Americans Want Uncle Sam to Do Something About Climate Change

A new poll says that caring about the environment knows no party affiliation.

As contenders suit up for the coming presidential election, what will be the issues on voters’ minds when they head to the ballot boxes? One will likely be the environment, suggests a poll released last week: The vast majority of Americans believe that the government has a responsibility to combat climate change.

The poll, conducted by the New York Times, Stanford University, and environmental research group Resources for the Future, found that 83 percent of Americans believe that if nothing is done to reduce emissions, global warming will be a very or somewhat serious problem in the future. Even bigger news was that Americans on both sides of the aisle agreed—the vast majority of Democrats, 86 percent of independents, and 61 percent of Republicans thought emissions needed to be curbed.

Perhaps the poll’s biggest surprise was that 48 percent of Republicans said that they were less likely to vote for a candidate who said human-caused climate change is a hoax. Forty-eight percent of Republicans also said the federal government should be fighting climate change. Many Republican candidates have previously skirted the issue, but several Republican frontrunners (if one could call them that this far out) already include climate change in their agenda; Kentucky Senator Rand Paul was among the 15 Republicans who voted in favor of a Senate resolution finally admitting that climate change was man-made. (The resolution ultimately did not pass.)
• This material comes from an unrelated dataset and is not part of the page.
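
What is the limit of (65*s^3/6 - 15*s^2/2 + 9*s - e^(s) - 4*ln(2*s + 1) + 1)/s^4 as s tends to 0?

383/24

Substitution gives 0/0; apply L'Hôpital's rule 4 times.
After differentiating numerator and denominator 4 times the quotient is (-e^(s) + 384/(2*s + 1)^4)/(24); at s = 0 this is 383/24.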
Americans of both parties also favored building robust alternative energy policy. The poll found that 78 percent of Americans (87 percent of Democrats and 60 percent of Republicans) believe that the federal government should limit greenhouse gases emitted by American businesses, and 80 percent (83 percent of Democrats and 74 percent of Republicans) approved of giving corporate tax breaks for using water, wind, and solar power.

The findings come just after President Obama’s State of the Union address on Jan. 20, in which Obama pointed to the country’s accelerating alternative energy economy. The U.S. currently leads the world in the production of wind energy, in part due to the large increase in wind power installations since 2008. Wind energy is projected to increase by a projected 23 percent by 2016, while solar energy production should increase by 60 percent in the same timeframe, according to the U.S. Energy Information Administration.